En quelques années, la phrénotomie linguale du nouveau-né s’est généralisée, en France comme partout dans le monde. Cette chirurgie, qui consiste à couper la langue du bébé avec frénésie, a augmenté de 420 % en Australie en dix ans. La pratique est encore ouvertement recommandée dans certaines maternités “pour permettre un allaitement à la fois efficace pour le nouveau-né et indolore pour la mère”, selon un communiqué de l’Académie nationale de médecine. On ne peut que s’interroger face à l’augmentation spectaculaire de la phrénotomie du langage L’institution est sortie du silence, mardi 26 avril, pour dénoncer sa pratique et ses dérives. “On ne peut que s’interroger face à l’augmentation spectaculaire de la phrénotomie du langage. (…) Cette augmentation est d’autant plus étonnante que trois recommandations nationales et internationales récentes (…) ont conclu qu’il y a un manque d’études scientifiques de qualité poursuivre cette pratique “. A travers cette communication, l’Académie de médecine souhaite également “émettre ses plus grandes réserves” sur “l’utilité et l’innocuité de ce geste invasif” pour le soulagement des douleurs du mamelon et l’aide aux bébés, proposé par les réseaux “A prix excessifs”.

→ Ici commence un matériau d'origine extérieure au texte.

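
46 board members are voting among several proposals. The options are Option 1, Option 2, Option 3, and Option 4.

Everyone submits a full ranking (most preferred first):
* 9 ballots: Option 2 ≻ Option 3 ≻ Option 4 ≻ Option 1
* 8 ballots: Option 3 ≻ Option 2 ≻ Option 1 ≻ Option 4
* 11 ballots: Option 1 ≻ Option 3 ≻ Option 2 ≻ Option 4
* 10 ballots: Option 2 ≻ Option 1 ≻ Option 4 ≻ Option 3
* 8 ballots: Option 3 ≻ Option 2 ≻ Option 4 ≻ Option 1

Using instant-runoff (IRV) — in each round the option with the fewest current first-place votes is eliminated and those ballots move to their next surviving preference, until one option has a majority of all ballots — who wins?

Option 3

Round 1: Option 1 11, Option 2 19, Option 3 16, Option 4 0. Option 4 eliminated.
Round 2: Option 1 11, Option 2 19, Option 3 16. Option 1 eliminated.
Round 3: Option 2 19, Option 3 27. Option 3 has a majority (≥24).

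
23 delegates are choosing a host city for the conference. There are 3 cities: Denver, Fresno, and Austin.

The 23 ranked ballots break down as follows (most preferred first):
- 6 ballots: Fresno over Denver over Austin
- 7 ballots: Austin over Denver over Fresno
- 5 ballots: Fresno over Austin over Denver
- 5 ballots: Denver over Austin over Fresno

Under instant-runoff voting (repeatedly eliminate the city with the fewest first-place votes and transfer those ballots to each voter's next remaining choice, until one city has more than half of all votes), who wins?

Austin

Round 1: Denver 5, Fresno 11, Austin 7. Denver eliminated.
Round 2: Fresno 11, Austin 12. Austin has a majority (≥12).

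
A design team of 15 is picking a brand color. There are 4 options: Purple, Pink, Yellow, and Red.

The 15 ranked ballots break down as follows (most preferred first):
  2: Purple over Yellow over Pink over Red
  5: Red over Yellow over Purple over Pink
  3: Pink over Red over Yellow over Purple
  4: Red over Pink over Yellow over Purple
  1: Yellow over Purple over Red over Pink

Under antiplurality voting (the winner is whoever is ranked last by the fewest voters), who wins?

Yellow

Last-place votes: Purple 7, Pink 6, Yellow 0, Red 2.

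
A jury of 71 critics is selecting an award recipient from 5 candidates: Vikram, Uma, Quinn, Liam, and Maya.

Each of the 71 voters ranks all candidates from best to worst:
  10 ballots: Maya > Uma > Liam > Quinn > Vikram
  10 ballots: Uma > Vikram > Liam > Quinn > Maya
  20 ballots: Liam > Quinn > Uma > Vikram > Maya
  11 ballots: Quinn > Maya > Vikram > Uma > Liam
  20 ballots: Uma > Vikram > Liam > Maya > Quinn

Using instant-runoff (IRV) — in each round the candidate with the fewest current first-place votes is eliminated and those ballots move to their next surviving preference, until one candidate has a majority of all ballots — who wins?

Round 1: Vikram 0, Uma 30, Quinn 11, Liam 20, Maya 10. Vikram eliminated.
Round 2: Uma 30, Quinn 11, Liam 20, Maya 10. Maya eliminated.
Round 3: Uma 40, Quinn 11, Liam 20. Uma has a majority (≥36).

Uma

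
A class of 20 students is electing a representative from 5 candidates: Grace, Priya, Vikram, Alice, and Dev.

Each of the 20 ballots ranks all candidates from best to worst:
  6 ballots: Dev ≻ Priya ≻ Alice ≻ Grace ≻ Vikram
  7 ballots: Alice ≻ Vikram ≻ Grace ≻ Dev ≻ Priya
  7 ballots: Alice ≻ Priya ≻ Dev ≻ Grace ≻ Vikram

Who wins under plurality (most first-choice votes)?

Alice

First-place votes: Grace 0, Priya 0, Vikram 0, Alice 14, Dev 6.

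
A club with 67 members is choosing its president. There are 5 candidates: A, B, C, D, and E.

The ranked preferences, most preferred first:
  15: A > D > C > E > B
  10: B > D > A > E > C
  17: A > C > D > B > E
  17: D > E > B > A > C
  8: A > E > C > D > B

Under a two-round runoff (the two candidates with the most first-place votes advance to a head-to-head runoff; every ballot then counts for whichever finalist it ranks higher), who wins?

A

Round 1 first-place votes: A 40, B 10, C 0, D 17, E 0. A and D advance.
Runoff: A is ranked above D on 40 ballots, D above A on 27.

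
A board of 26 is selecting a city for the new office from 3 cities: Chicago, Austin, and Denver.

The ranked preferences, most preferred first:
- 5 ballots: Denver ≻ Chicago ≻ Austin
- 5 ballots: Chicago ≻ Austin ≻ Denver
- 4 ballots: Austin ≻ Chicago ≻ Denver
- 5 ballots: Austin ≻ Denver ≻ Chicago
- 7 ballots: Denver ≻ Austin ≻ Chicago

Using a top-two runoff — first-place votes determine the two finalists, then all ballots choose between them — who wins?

Austin

Round 1 first-place votes: Chicago 5, Austin 9, Denver 12. Denver and Austin advance.
Runoff: Denver is ranked above Austin on 12 ballots, Austin above Denver on 14.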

Un geste chirurgical tout sauf nouveau
La pratique de la phrénotomie linguale chez le nouveau-né est loin d’être nouvelle. Il a été largement utilisé depuis le 17ème siècle pour aider les nourrissons qui ne pouvaient pas être nourris, selon Futura Sciences. Puis l’avènement de la bouteille a réduit son utilisation, avant un retour en force ces dernières années. C’est sa généralisation qui inquiète aujourd’hui les médecins qui continuent pourtant à proposer la chirurgie dans un certain nombre de cas.